Saturday, November 30, 2013

Happy Saturday

The Problem With Thanksgiving
(By Charles Tucker, Jr.)

You know the story of that very first Thanksgiving Day in the English colonies, right? You know, the one where Captain John Woodlief and those 38 colonists who had just had arrived in the Virginia colonies from Berkeley, England and set aside a day of giving thanks to God at the Berekley Hundred (later renamed Berkley Plantation) on December 4, 1619 where Woodlief proclaimed--

"Wee ordaine that the day of our ships arrivall at the place assigned for plantacon in the land of Virginia shall be yearly and perpetually keept holy as a day of Thanksgiving to Almighty God."

Oh, you haven't heard that story? That's because those Johnny-come-lately Pilgrims from Massachusetts arrived at Plymouth Rock with a publicist, so that now everyone just "knows" that the first Thanksgiving was in Massachusetts with the Pilgrims after the whole colony almost froze to death following that first bitter winter in 1622. But the very FIRST Thanksgiving Day was in Virginia. OK, so actually the first Thanksgiving in the New World was one led by Spanish explorer Juan de Onate held near one El Paso, Texas in 1598, but that one doesn't count because it was in Texas!

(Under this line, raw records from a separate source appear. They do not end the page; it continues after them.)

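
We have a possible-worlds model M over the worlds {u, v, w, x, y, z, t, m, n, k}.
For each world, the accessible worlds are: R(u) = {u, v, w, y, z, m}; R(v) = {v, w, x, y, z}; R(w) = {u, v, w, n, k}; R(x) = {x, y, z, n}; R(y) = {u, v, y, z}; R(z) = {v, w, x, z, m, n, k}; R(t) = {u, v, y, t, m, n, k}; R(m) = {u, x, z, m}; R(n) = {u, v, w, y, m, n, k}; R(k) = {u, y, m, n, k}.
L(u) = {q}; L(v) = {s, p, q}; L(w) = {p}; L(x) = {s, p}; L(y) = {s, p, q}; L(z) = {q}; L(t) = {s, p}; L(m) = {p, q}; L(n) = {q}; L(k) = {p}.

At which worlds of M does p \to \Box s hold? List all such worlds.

Recall that \Box ψ holds at a world iff ψ holds at every accessible world, and \Diamond ψ holds iff ψ holds at some accessible world.
Let φ = p \to \Box s. Evaluate φ at each world:
  u (successors {u, v, w, y, z, m}): φ is true.
  v (successors {v, w, x, y, z}): φ is false.
  w (successors {u, v, w, n, k}): φ is false.
  x (successors {x, y, z, n}): φ is false.
  y (successors {u, v, y, z}): φ is false.
  z (successors {v, w, x, z, m, n, k}): φ is true.
  t (successors {u, v, y, t, m, n, k}): φ is false.
  m (successors {u, x, z, m}): φ is false.
  n (successors {u, v, w, y, m, n, k}): φ is true.
  k (successors {u, y, m, n, k}): φ is false.
For instance, at z:
  At z: p is false, \Box s is false, so p \to \Box s is true.
    At z: \Box s requires s at every successor {v, w, x, z, m, n, k}.
      s fails at w, so \Box s is false at z.
Satisfying worlds: {u, z, n}

u, z, n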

They probably had chili and burritos and guacamole or something (actually, that sounds pretty good).

At any rate, the idea of a Thanksgiving Day was not held as a "perpetual" celebration in either Massachusetts or Virginia. Thanksgiving Day was never more than a local and sporadic event until Abraham Lincoln made it an annual national holiday observance in 1863. Which means that "first" thanksgiving in Massachusetts took place after a bitter winter almost destroyed a whole colony, and the first national Thanksgiving Day was observed DURING the tragedy of the Civil War that almost destroyed our nation. We still observe Thanksgiving Day, but it has little to do with struggle and more to do with eating ourselves silly and then complaining about how stuffed we feel!

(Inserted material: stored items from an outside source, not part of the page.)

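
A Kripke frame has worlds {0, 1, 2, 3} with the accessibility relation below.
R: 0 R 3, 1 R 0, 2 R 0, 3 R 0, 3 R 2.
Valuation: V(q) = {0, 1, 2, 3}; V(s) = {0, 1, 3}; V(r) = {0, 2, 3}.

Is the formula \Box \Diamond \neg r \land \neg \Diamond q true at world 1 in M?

No

At 1: \Box \Diamond \neg r is false, \neg \Diamond q is false, so \Box \Diamond \neg r \land \neg \Diamond q is false.
  At 1: \Box \Diamond \neg r requires \Diamond \neg r at every successor {0}.
    \Diamond \neg r fails at 0, so \Box \Diamond \neg r is false at 1.
      At 0: \Diamond \neg r requires \neg r at some successor in {3}.
        At 3: \neg r is false.
      So \Diamond \neg r is false at 0.
  At 1: \Diamond q is true, so \neg \Diamond q is false.
    At 1: \Diamond q requires q at some successor in {0}.
      q holds at 0, so \Diamond q is true at 1.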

But that's not the real problem with Thanksgiving. The real problem is that we set aside this one day to reflect on and give thanks for our blessings (in which we overindulge) and then ONE DAY later... we rush out for "Black Friday," the biggest shopping day of the year. We forget all about Thanksgiving Day in our rush to run out and get more stuff. The idea of Thanksgiving was born from struggle and the awareness of God's goodness despite our difficulty and hardship. Now we seem to believe that we deserve all the good things we have, and we can't even have a day of reflection on Thanksgiving without turning it into an excuse to shop until we drop getting more, more, more. Will Rogers drew this contrast between Thanksgiving Day then and now:

"In the days of our founders, people were willing to give thanks for mighty little, for mighty little was all that they expected. But now neither government nor nature can give enough but what we think is too little. In the fall of the year, if the founders could gather in a few pumpkins, some potatoes, and some corn for the winter, they were in a thanking mood. But if we can't gather in a new car, a new radio...and some government relief, why we feel that the world is against us."

It's ironic that the more and more we have for which to be thankful, the harder and harder it seems to get to be truly thankful. As the late Andy Rooney would say, "Why is that?"